The (business) requirement that UC Berkeley personnel who maintain records in HRMS take positive action to terminate records of employments that end is described here. In practice, however, a significant number of records exist in HRMS that have not been properly terminated. Because the payroll triggers that generate pay (and consequent charges to a department's payroll accounts) can be inactivated by other means than termination of the HRMS record, the motivation for deparmental personnel to clean up such records is in some cases inadequate.

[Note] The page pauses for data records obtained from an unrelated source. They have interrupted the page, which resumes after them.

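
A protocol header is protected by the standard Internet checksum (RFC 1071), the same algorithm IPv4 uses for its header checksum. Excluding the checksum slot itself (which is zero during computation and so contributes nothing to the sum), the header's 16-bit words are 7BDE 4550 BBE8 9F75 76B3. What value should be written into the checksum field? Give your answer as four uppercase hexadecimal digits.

One's-complement addition (fold any carry out of bit 15 back into bit 0):
  0x7BDE + 0x4550 = 0x0C12E
  0xC12E + 0xBBE8 = 0x17D16 → wrap carry → 0x7D17
  0x7D17 + 0x9F75 = 0x11C8C → wrap carry → 0x1C8D
  0x1C8D + 0x76B3 = 0x09340
One's-complement sum = 0x9340.
Checksum = ~0x9340 & 0xFFFF = 0x6CBF.

6CBF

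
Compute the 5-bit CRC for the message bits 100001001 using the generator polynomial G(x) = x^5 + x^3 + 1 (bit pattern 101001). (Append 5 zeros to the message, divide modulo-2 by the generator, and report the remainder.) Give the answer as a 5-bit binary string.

00110

Append 5 zeros: 10000100100000. Divide by 101001 (XOR where the leading bit is 1):
  pos 0: 100001 XOR 101001 = 001000
  pos 2: 100000 XOR 101001 = 001001
  pos 4: 100110 XOR 101001 = 001111
  pos 6: 111100 XOR 101001 = 010101
  pos 7: 101010 XOR 101001 = 000011
Remainder (last 5 bits) = 00110. This is the CRC / FCS.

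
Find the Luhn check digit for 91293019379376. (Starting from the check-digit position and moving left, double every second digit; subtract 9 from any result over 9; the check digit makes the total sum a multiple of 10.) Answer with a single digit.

2

Partial digits right→left: 6 7 3 9 7 3 9 1 0 3 9 2 1 9
Double every second digit counting from the check-digit position (so the 1st, 3rd, 5th, ... of the partial from the right).
  doubled (with −9 where >9): 3 6 5 9 0 9 2 → sum 34
  kept as-is: 7 9 3 1 3 2 9 → sum 34
Total = 34 + 34 = 68.
Check digit = (10 − (68 mod 10)) mod 10 = 2.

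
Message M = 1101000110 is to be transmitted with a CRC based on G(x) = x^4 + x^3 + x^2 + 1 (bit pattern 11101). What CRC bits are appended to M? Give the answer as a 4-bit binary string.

Append 4 zeros: 11010001100000. Divide by 11101 (XOR where the leading bit is 1):
  pos 0: 11010 XOR 11101 = 00111
  pos 2: 11100 XOR 11101 = 00001
  pos 6: 11100 XOR 11101 = 00001
Remainder (last 4 bits) = 1000. This is the CRC / FCS.

1000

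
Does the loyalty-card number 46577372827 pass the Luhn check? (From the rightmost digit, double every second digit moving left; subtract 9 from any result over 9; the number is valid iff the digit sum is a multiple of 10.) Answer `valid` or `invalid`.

From the right, keep odd positions and double even positions (subtract 9 from any doubled value over 9):
  doubled (positions 2,4,...): 4 4 6 5 3 → sum 22
  kept (positions 1,3,...): 7 8 7 7 5 4 → sum 38
Total = 60.
60 mod 10 = 0, so the number is valid.

valid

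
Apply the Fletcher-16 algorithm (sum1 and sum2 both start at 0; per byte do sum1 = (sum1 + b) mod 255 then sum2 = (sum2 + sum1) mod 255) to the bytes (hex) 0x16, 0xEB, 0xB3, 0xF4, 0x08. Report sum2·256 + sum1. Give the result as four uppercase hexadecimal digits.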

The consequence in the present context is that some employees appear, using the queries described above, to have active employment where in fact they do not.

For example:

• if Professor Smith held a postion as Department Chair several years ago;
• no longer holds that position;
• is still a Professor at Berkeley; and,
• her departmental personnel administrator neglected to terminate the row of HRMS data that describes her now-expired administrative position;
• then the queries described above would validate that Professor Smith holds a position as Department Chair even though she no longer does.

One would hope that, as HRMS records are more frequently used as the basis of authorization for access to data and application priviliges, the backlog of improperly-unterminated records will be corrected. In the meantime, concerns about inappropriate access based on erroneous HRMS data can be identified to functional owners of applications that propose to use HRMS data as the basis of authorization, so that departments responsible for the erroneous data can be encouraged to correct it.